# What duck club is best?



## Duckholla (Sep 24, 2007)

Guys,
I am hoping that I can muster some advice out of you. My company is interested in joining a duck club to take out clients out and they have placed that responsibility on my shoulders. Unfortunately, I have never been able to try one of these places out and I am hoping that I can get some advice from the rest of you as to where I should look. We are in Northern Utah, and I know there are a few out here but I am hoping for some suggestions.
Thanks guys!


----------



## Huge29 (Sep 17, 2007)

Tough job! You may have to go out and get some example runs of the club on company time!
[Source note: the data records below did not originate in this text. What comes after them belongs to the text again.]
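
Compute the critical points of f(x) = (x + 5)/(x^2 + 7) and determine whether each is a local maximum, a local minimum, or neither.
f'(x) = (x^2 - 2*x*(x + 5) + 7)/(x^2 + 7)^2

Solve f'(x) = 0:
  f'(x) = -(x^2 + 10*x - 7)/(x^2 + 7)^2; the denominator is positive wherever f is defined, so f'(x) = 0 ⇔ -x^2 - 10*x + 7 = 0.
  x^2 + 10*x - 7 = 0 has no rational roots; quadratic formula: x = (-10 ± √128)/2.
  ⇒ x = -4*sqrt(2) - 5 ≈ -10.6569, -5 + 4*sqrt(2) ≈ 0.6569

f''(x) = 2*(4*x^2*(x + 5) - (3*x + 5)*(x^2 + 7))/(x^2 + 7)^3
Second-derivative test at each critical point:
  f''(-10.6569) = 0.0008 > 0 → local minimum
  f''(0.6569) = -0.2049 < 0 → local maximum

Critical points: x = -4*sqrt(2) - 5 ≈ -10.6569 (local minimum); x = -5 + 4*sqrt(2) ≈ 0.6569 (local maximum)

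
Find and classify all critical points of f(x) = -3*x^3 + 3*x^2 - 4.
f'(x) = 3*x*(2 - 3*x)

Solve f'(x) = 0:
  Factor: -9*x^2 + 6*x = -3*x*(3*x - 2) = 0.
  ⇒ x = 0, 2/3

f''(x) = 6 - 18*x
Second-derivative test at each critical point:
  f''(0) = 6 > 0 → local minimum
  f''(2/3) = -6 < 0 → local maximum

Critical points: x = 0 (local minimum); x = 2/3 (local maximum)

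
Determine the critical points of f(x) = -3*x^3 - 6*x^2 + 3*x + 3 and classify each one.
f'(x) = -9*x^2 - 12*x + 3

Solve f'(x) = 0:
  Factor: -9*x^2 - 12*x + 3 = -3*(3*x^2 + 4*x - 1); 3*x^2 + 4*x - 1 = 0 has no rational roots; quadratic formula: x = (-4 ± √28)/6.
  ⇒ x = -sqrt(7)/3 - 2/3 ≈ -1.5486, -2/3 + sqrt(7)/3 ≈ 0.2153

f''(x) = -18*x - 12
Second-derivative test at each critical point:
  f''(-1.5486) = 15.8745 > 0 → local minimum
  f''(0.2153) = -15.8745 < 0 → local maximum

Critical points: x = -sqrt(7)/3 - 2/3 ≈ -1.5486 (local minimum); x = -2/3 + sqrt(7)/3 ≈ 0.2153 (local maximum)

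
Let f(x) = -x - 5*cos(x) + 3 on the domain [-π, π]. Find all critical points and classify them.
f'(x) = 5*sin(x) - 1

Solve f'(x) = 0 on [-π, π]:
  f'(x) = 0 ⇔ sin(x) = 1/5, i.e. x = arcsin(1/5) + 2nπ or x = π − arcsin(1/5) + 2nπ; keep the solutions lying in [-π, π].
  ⇒ x = asin(1/5) ≈ 0.2014, pi - asin(1/5) ≈ 2.9402

f''(x) = 5*cos(x)
Second-derivative test at each critical point:
  f''(0.2014) = 4.8990 > 0 → local minimum
  f''(2.9402) = -4.8990 < 0 → local maximum

Critical points: x = asin(1/5) ≈ 0.2014 (local minimum); x = pi - asin(1/5) ≈ 2.9402 (local maximum)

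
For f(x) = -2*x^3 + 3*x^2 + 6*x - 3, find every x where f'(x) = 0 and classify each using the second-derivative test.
f'(x) = -6*x^2 + 6*x + 6

Solve f'(x) = 0:
  Factor: -6*x^2 + 6*x + 6 = -6*(x^2 - x - 1); x^2 - x - 1 = 0 has no rational roots; quadratic formula: x = (1 ± √5)/2.
  ⇒ x = 1/2 - sqrt(5)/2 ≈ -0.6180, 1/2 + sqrt(5)/2 ≈ 1.6180

f''(x) = 6 - 12*x
Second-derivative test at each critical point:
  f''(-0.6180) = 13.4164 > 0 → local minimum
  f''(1.6180) = -13.4164 < 0 → local maximum

Critical points: x = 1/2 - sqrt(5)/2 ≈ -0.6180 (local minimum); x = 1/2 + sqrt(5)/2 ≈ 1.6180 (local maximum)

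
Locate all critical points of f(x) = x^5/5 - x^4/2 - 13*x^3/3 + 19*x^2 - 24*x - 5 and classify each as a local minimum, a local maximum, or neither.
f'(x) = x^4 - 2*x^3 - 13*x^2 + 38*x - 24

Solve f'(x) = 0:
  Factor: x^4 - 2*x^3 - 13*x^2 + 38*x - 24 = (x - 3)*(x - 2)*(x - 1)*(x + 4) = 0.
  ⇒ x = -4, 1, 2, 3

f''(x) = 4*x^3 - 6*x^2 - 26*x + 38
Second-derivative test at each critical point:
  f''(-4) = -210 < 0 → local maximum
  f''(1) = 10 > 0 → local minimum
  f''(2) = -6 < 0 → local maximum
  f''(3) = 14 > 0 → local minimum

Critical points: x = -4 (local maximum); x = 1 (local minimum); x = 2 (local maximum); x = 3 (local minimum)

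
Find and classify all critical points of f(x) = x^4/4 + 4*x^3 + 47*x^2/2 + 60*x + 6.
f'(x) = x^3 + 12*x^2 + 47*x + 60

Solve f'(x) = 0:
  Factor: x^3 + 12*x^2 + 47*x + 60 = (x + 3)*(x + 4)*(x + 5) = 0.
  ⇒ x = -5, -4, -3

f''(x) = 3*x^2 + 24*x + 47
Second-derivative test at each critical point:
  f''(-5) = 2 > 0 → local minimum
  f''(-4) = -1 < 0 → local maximum
  f''(-3) = 2 > 0 → local minimum

Critical points: x = -5 (local minimum); x = -4 (local maximum); x = -3 (local minimum)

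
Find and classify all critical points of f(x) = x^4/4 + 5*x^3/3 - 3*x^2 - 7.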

I have heard nothing but good about the Bear River club from my very small circle of mud bloods.


----------



## dkhntrdstn (Sep 7, 2007)

bear river club,the millon dollar club,cheasepeack club. those would be you best one up that way. they are right buy brbr. good luck trying to gettin in on these clubs. im shure they have a wiating list and they are not cheap at all.good luck


----------



## Donttreadonme (Sep 11, 2007)

http://www.refugeforums.com/refuge/showthread.php?t=658744

Give this guy a call. It may be worth looking at at least.


----------



## kingfish (Sep 10, 2007)

last i heard the price tag for the bear river club was close to 300K... could be off a few 10K! what kinda money does your business have to throw around??


----------



## kingfish (Sep 10, 2007)

dkhntrdstn said:


> bear river club,the millon dollar club


bear river club's nickname is the million dollar club/millionaires club.............


----------